Updated

Six French nationals have been charged with kidnapping after a failed attempt to fly from Chad with 103 children a charity said were orphans from Sudan's war-battered Darfur region, authorities said Tuesday.

Interior Minister Ahmat Bachir said that, if they were found guilty, they would face up to 20 years in prison with hard labor. Prisoners in Chad are often put to work for the state.

A judge in the eastern city of Abeche also agreed late Monday to allow prosecution charges of complicity against three French journalists, Justice Minister Pahimi Padacket Albert said.

A seven-person flight crew also would be charged with complicity, he told The Associated Press. The accused would be flown this week to the capital, N'Djamena.

Authorities in Chad detained 17 people — nine of them French — after the French charity tried to put the children on a plane last week.
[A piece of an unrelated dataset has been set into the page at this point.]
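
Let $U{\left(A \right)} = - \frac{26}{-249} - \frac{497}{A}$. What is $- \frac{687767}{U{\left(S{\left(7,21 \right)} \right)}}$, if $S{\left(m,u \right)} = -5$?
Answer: $- \frac{856269915}{123883} \approx -6911.9$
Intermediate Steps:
$U{\left(A \right)} = \frac{26}{249} - \frac{497}{A}$ ($U{\left(A \right)} = \left(-26\right) \left(- \frac{1}{249}\right) - \frac{497}{A} = \frac{26}{249} - \frac{497}{A}$)
$- \frac{687767}{U{\left(S{\left(7,21 \right)} \right)}} = - \frac{687767}{\frac{26}{249} - \frac{497}{-5}} = - \frac{687767}{\frac{26}{249} - - \frac{497}{5}} = - \frac{687767}{\frac{26}{249} + \frac{497}{5}} = - \frac{687767}{\frac{123883}{1245}} = \left(-687767\right) \frac{1245}{123883} = - \frac{856269915}{123883}$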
L'Arche de Zoe, or Zoe's Ark, said it had arranged French host families for the children to save them from possible death in Sudan's western Darfur region. More than four years of conflict there has left more than 200,000 people dead and 2.5 million displaced — many to eastern Chad.

French Justice Minister Rachida Dati said France had a judicial agreement with Chad that would enable the African country to return the six to France to face trial, if it chooses to do so.
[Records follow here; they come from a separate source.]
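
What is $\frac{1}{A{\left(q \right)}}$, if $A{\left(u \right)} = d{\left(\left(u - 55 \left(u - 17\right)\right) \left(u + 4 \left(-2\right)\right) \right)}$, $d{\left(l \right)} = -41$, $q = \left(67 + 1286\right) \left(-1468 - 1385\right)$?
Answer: $- \frac{1}{41} \approx -0.02439$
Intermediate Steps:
$q = -3860109$ ($q = 1353 \left(-2853\right) = -3860109$)
$A{\left(u \right)} = -41$
$\frac{1}{A{\left(q \right)}} = \frac{1}{-41} = - \frac{1}{41}$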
"In the framework of this agreement, Chad can say, 'we are leaving France the possibility of handling this judicial case,"' a step that has not happened so far, she told Europe-1 radio.

French Foreign Ministry spokeswoman Pascale Andreani said Tuesday that France was sending a doctor and legal adviser to meet with the group's detained members.

Asked how the group could have made such detailed arrangements without the government being aware, Andreani said: "We are not in a police state. We do not control the comings and goings of everyone."

"We understand the desire of aid groups (to help people), but let's do it in a reasonable manner," she said.

Andreani said the origin of the children was still not clear, as well as whether they were in fact orphans.

She said France would decide whether to request extradition of the group's members after Chadian judicial officials ruled on the case.

Gilbert Collard, a lawyer for the group, said the charges against his clients were less severe than he had feared, given harsh comments by President Idriss Deby about them.

"Now we are going to work with Chadian lawyers and contest all the elements against them, one by one," he said. "We are entering difficult territory, but one that is now clearly defined."

Seven Spanish citizens who work for a Barcelona-based charter airline also were detained in the case, as was a pilot from Belgium, the two countries said. The Chad justice minister made no mention of the Belgian citizen, whose legal status in the country was not known.

Deby denounced it as a "straightforward kidnapping" and promised punishment for those involved. French authorities also have condemned the charity's plans.

French President Nicolas Sarkozy called Deby this weekend to discuss the case, which has unfolded as the EU is preparing a peacekeeping force in Chad and Central African Republic to help refugees along their borders with Darfur.

France has led the push for the peacekeepers, and the uproar over the charity's actions risked complicating efforts to ensure a smooth start for the force, which Chad initially had resisted.

Andreani insisted there was "no link" between this debacle and the deployment of the EU force.

Two of the detained journalists were covering the operation and a third was reportedly present for personal reasons, according to the media watchdog group Reporters Without Borders. Sarkozy insisted during his conversation with Deby that the journalists' status must be respected, the Foreign Ministry said.

Herve Chabalier, who runs the CAPA TV agency, insisted that reporter Marc Garmirian was just there doing his job as a journalist.

"Obviously I am distraught, because the last news we had last night suggested that a distinction would finally be made" (between the journalists and volunteers of the charity), Chabalier told France Info radio. "Obviously that was not done."

"What I wanted was to prevent Marc from getting into the cogs of Chad's justice system, because it will take longer and because this guy, who represents freedom of information, is going to be deprived of freedom," he said.